27 Aralık 2011 Salı

bizim evin elemanları...

bazen...
mesela akşam yemeğinde pembe bir fare yiyebilirim, pamuk şeker niyetine...

yada rengarenk bir tavşan mesela, gökkuşağı görmek istediğin vakit, gayet de yeterli olabilir...

yada biz hepimiz, renkli tavşan, pembe fare, mercimek ve ben...
elele tutuşup hikaye anlatabiliriz birbirimize...
bir masal olur hayat, bizde masalın etkili elemanları...

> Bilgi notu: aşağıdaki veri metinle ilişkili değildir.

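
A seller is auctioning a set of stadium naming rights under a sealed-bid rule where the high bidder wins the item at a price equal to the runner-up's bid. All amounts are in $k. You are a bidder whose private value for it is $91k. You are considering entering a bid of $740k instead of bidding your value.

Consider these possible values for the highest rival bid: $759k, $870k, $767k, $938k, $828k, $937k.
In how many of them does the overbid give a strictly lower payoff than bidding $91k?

The deviation hurts exactly when the highest competing bid lies strictly between $91k and $740k — overbidding then wins at a price above your value.
$759k: above both → same outcome either way.
$870k: above both → same outcome either way.
$767k: above both → same outcome either way.
$938k: above both → same outcome either way.
$828k: above both → same outcome either way.
$937k: above both → same outcome either way.
Count: 0.

0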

not: dünkü yazımdan sonra... teşekkürler gelen maillere, mesajlara, telefonlara...
iyiyim ben çok şükür...
valla bak :)

26 Aralık 2011 Pazartesi

yaraya parmak kukla basmak...

ödevi vardı... eski eldivenimizden parmak kuklalar yapıp, hikaye oluşturacakmışız...
herkesin anladığı ve yapacağı şey basit aslında değil mi? keser biçer dikersin...
ama hassas bir dönemden geçen bizim için, durum, görünenden biraz daha farklı...
önce bir eldiven seçtik... küçük ellerinin bir zamanlar daha da küçük olduğunu görüp şaşırdım... bu "benim" burulduğum kısımdı... daha da küçüktü, minicikti, elimin içinde o zamanlar daha da kaybolurdu elleri... tırnaklarını kesemezdim bile, incitirim diye... (yavaş yavaş birikiyor gözümde yaşlar, bu anda)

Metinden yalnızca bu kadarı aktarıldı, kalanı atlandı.